Tuesday, December 14, 2010

Younger Boy’s Behavior

Younger Boy has always seemed to have a hard time leaving behind the “need” to be the baby. I wasn’t sure if part of it was because Jane and Jolie continued to baby him even after he was old enough to be independent, if it was because Jane had a baby and he was envious of the fact that him mommy had a baby that got to live with her and he didn’t, or if it was a combination of the two. I would assume it’s a combination. He’s been the one who had the hardest time bouncing back after a visit with Jane. In meaning, after he came back he took the longest to snap out of the undesirable behaviors he had since left behind.

When he started kindergarten he really started showing signs of maturing and leaving behind the “need” to be the baby. He even bounced back quickly after staying with Jane overnight. However, as of the last month or so I’ve notice he’s been in rare form. And by rare form I mean he’s been challenging, frustrating and almost completely irritating to one that gets a limited amount of sleep as it is.

Don’t get me wrong, I understand that he is 5-years-old and just a little kid. I’m also aware that I’m exhausted and perhaps my patience isn’t as strong as it once was. These behaviors are somewhat new, while some are old behaviors with a new twist. I think the issue might be somewhere along the lines that Younger Boy is no longer the baby in our home and a possible struggle with now being a middle younger boy.

When Baby J.C. first came home he was rather excited and was still on somewhat good behavior for the most part. And as time passed I noticed that his behavior was sliding. Younger Boy and Middle Boy have always been at it. I touched lightly on it in the last post. I think it’s a clash of personalities. Middle Boy is very much self-centered and Younger Boy will not put up with the way Middle Boy treats him. However, Younger Boy has been getting more aggressive with not putting up with Middle Boy.
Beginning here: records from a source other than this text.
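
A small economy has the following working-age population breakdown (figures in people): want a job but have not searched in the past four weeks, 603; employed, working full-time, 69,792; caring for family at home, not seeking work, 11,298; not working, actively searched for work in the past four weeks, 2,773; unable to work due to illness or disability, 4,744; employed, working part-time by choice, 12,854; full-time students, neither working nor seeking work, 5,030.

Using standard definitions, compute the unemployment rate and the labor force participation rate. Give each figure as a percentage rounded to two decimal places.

Employed = 69,792 + 12,854 = 82,646.
Unemployed = 2,773.
Labor force = 82,646 + 2,773 = 85,419.
Not in labor force = 603 + 11,298 + 4,744 + 5,030 = 21,675 (those not working and not actively searching are outside the labor force — including those who want a job but have given up searching).
Civilian working-age population = 85,419 + 21,675 = 107,094.
Unemployment rate = 2,773 / 85,419 = 3.25%.
Labor force participation rate = 85,419 / 107,094 = 79.76%.

Unemployment rate ≈ 3.25%; labor force participation rate ≈ 79.76%.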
I’m not sure what else to do outside of the continuance of the “Treat others as you want to be treated,” “Be kind to others,” and “Hitting, biting and hurting our brother is not OK.”

The straw that broke the camel’s back was when we went to do our family photos and Younger Boy was the one who was acting out. The photographer spent more time trying to get Younger Boy to smile and cooperate than Baby J.C. It occurred to me that perhaps Younger Boy is at a point that he’s acting out to get attention. And last night he purposely stuffed far too much food in his mouth and then gagged and threw it up. This behavior isn’t new but usually I’m able to prevent it from happening.

Later that night we had a talk, mainly me being completely frustrated and explaining to him that I wasn’t OK with his behavior lately. I’m always curious to see how Younger Boy’s growing up process and view of how things are is because he was so young when Jane left. I know with him being young we can definitely still work with him on behaviors. Just this morning I made sure to reward his good behaviors by thanking him and pointing it out.

I guess that’s all I can really do at the moment. He’s still learning, and testing what he can and can’t get away with as he gets older, in addition to learning more about himself. The positive outlook is that this morning he was back to being on good behavior and not causing any major problems. That was a refreshing start to the day. I hope this post made sense. I’m really tired and am not entirely confident that my thought process is working correctly.

3 comments:

Anonymous said...

I'm sorry things are so tough right now! I wish I had some awesome sage advice, but unfortunately no kids are in my life . . . yet. Hope you can get some rest during the holidays!!

Anonymous said...

I'm guessing Younger Boy is now realizing that the baby is a permanent fixture in the home, not something temporary, and he is acting out. Maybe his dad could spend some extra one-on-one time with him. It is also good that you are looking for the positive behaviors and rewarding him by thanking him. Keep that up and his behavior may turn around.

Smirking Cat said...

I'm sorry you are having this issue, but I was also relieved to read this because I am so frustrated with my 4 year old stepdaughter's behavior, reverting back to very babyish behavior after she spends a lot of time with her other household. Like you said, I know she is treated very much like a baby by others.